On Not Responding to a Tar Baby
Yesterday, I wrote an article that was a response to an attack on me. It was an attack on my views on free trade. In what is quite unique, the author actually said that mercantilism increases national prosperity. Usually, those people who are in fact defending mercantilism will not admit that this is the system they are defending.
I wrote an exposition refuting the piece, but then I called a friend who had interacted with the same individual who would attack me. A couple of years ago, my friend wanted to know whether he should respond to the individual, and I told him that it was probably not a good idea. The individual represents a very tiny screwball movement, and the website is not well known.
Before I began my refutation, I checked the Alexa.com rating. It is 1.5 million. That means it is essentially invisible. If I were to write an article against the essay, it would probably build traffic for the site.
Then there's the question of the tar baby factor. If you get into a debate with the true tar baby, he will eat up your time. You never want to be in a position where the individual says that you are incapable of answering him. On the other hand, when you get involved with the tar baby, he will eat into your time. The fact that anybody with a public reputation responds to him will encourage him to keep responding back. A person who has received no publicity in his whole life, all of a sudden is receiving considerable publicity.
I decided not to respond. The arguments were not that good. I have dealt with similar arguments elsewhere. I figured that my own advice to the other individual was probably good advice. I checked with still another friend, and he told me the same thing. He warned of the tar baby factor.
It is always difficult to know if you should respond publicly to an attack that has been seen by almost nobody. Furthermore, if the website is truly a form of crackpottery, you gain no brownie points with the general public for having refuted one of the representatives.
I do think it is a good idea to respond to anybody who has a decent public reputation.
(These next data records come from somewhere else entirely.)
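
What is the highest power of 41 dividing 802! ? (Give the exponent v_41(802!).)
v_41(802!) = 19

Legendre's formula: v_p(n!) = Σ_{k ≥ 1} ⌊n / p^k⌋. For p = 41, n = 802, the terms are:
  ⌊802/41^1⌋ = ⌊802/41⌋ = 19
(the next term ⌊802/41^2⌋ = 0, terminating the sum). Summing: v_41(802!) = 19 = 19.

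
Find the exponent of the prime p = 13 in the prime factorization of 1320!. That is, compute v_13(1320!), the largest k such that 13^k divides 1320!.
v_13(1320!) = 108

Legendre's formula: v_p(n!) = Σ_{k ≥ 1} ⌊n / p^k⌋. For p = 13, n = 1320, the terms are:
  ⌊1320/13^1⌋ = ⌊1320/13⌋ = 101
  ⌊1320/13^2⌋ = ⌊1320/169⌋ = 7
(the next term ⌊1320/13^3⌋ = 0, terminating the sum). Summing: v_13(1320!) = 101 + 7 = 108.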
I also think it is fine to go after somebody who has a large following, but who is spouting utter nonsense, and thereby is confusing a large following.
In other words, it is a matter of tactics. Responding to such a website does not prove much of importance as far as the critic's handful of followers are concerned, and the followers of the guru also are immune. This is why it is usually wise not to respond.
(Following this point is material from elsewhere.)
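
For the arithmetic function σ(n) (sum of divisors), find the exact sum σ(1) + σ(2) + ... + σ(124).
Σ_{n ≤ 124} σ(n) = 12684

Compute σ(n) for each 1 ≤ n ≤ 124: σ(1) = 1, σ(2) = 3, σ(3) = 4, σ(4) = 7, σ(5) = 6, σ(6) = 12, σ(7) = 8, σ(8) = 15, σ(9) = 13, σ(10) = 18, σ(11) = 12, σ(12) = 28, σ(13) = 14, σ(14) = 24, σ(15) = 24, σ(16) = 31, σ(17) = 18, σ(18) = 39, σ(19) = 20, σ(20) = 42, σ(21) = 32, σ(22) = 36, σ(23) = 24, σ(24) = 60, σ(25) = 31, σ(26) = 42, σ(27) = 40, σ(28) = 56, σ(29) = 30, σ(30) = 72, σ(31) = 32, σ(32) = 63, σ(33) = 48, σ(34) = 54, σ(35) = 48, σ(36) = 91, σ(37) = 38, σ(38) = 60, σ(39) = 56, σ(40) = 90, σ(41) = 42, σ(42) = 96, σ(43) = 44, σ(44) = 84, σ(45) = 78, σ(46) = 72, σ(47) = 48, σ(48) = 124, σ(49) = 57, σ(50) = 93, σ(51) = 72, σ(52) = 98, σ(53) = 54, σ(54) = 120, σ(55) = 72, σ(56) = 120, σ(57) = 80, σ(58) = 90, σ(59) = 60, σ(60) = 168, σ(61) = 62, σ(62) = 96, σ(63) = 104, σ(64) = 127, σ(65) = 84, σ(66) = 144, σ(67) = 68, σ(68) = 126, σ(69) = 96, σ(70) = 144, σ(71) = 72, σ(72) = 195, σ(73) = 74, σ(74) = 114, σ(75) = 124, σ(76) = 140, σ(77) = 96, σ(78) = 168, σ(79) = 80, σ(80) = 186, σ(81) = 121, σ(82) = 126, σ(83) = 84, σ(84) = 224, σ(85) = 108, σ(86) = 132, σ(87) = 120, σ(88) = 180, σ(89) = 90, σ(90) = 234, σ(91) = 112, σ(92) = 168, σ(93) = 128, σ(94) = 144, σ(95) = 120, σ(96) = 252, σ(97) = 98, σ(98) = 171, σ(99) = 156, σ(100) = 217, σ(101) = 102, σ(102) = 216, σ(103) = 104, σ(104) = 210, σ(105) = 192, σ(106) = 162, σ(107) = 108, σ(108) = 280, σ(109) = 110, σ(110) = 216, σ(111) = 152, σ(112) = 248, σ(113) = 114, σ(114) = 240, σ(115) = 144, σ(116) = 210, σ(117) = 182, σ(118) = 180, σ(119) = 144, σ(120) = 360, σ(121) = 133, σ(122) = 186, σ(123) = 168, σ(124) = 224. Summing all 124 values: 12684. (Average order: Σ_{n ≤ x} σ(n) ~ (π²/12) x². For x = 124, (π²/12)·124² ≈ 12646.25.)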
A few of a person's followers may have come across a site like this, but unless several of them contact you to tell you that you just have to respond, it is probably not a good idea to respond. The busier you are, the truer this is.
Never assume that the person whose opinions you trust is incapable of responding to a particular critic. Assume that the person whose ideas you trust has a reason for not responding, other than this one: he has not seen the critic's attack.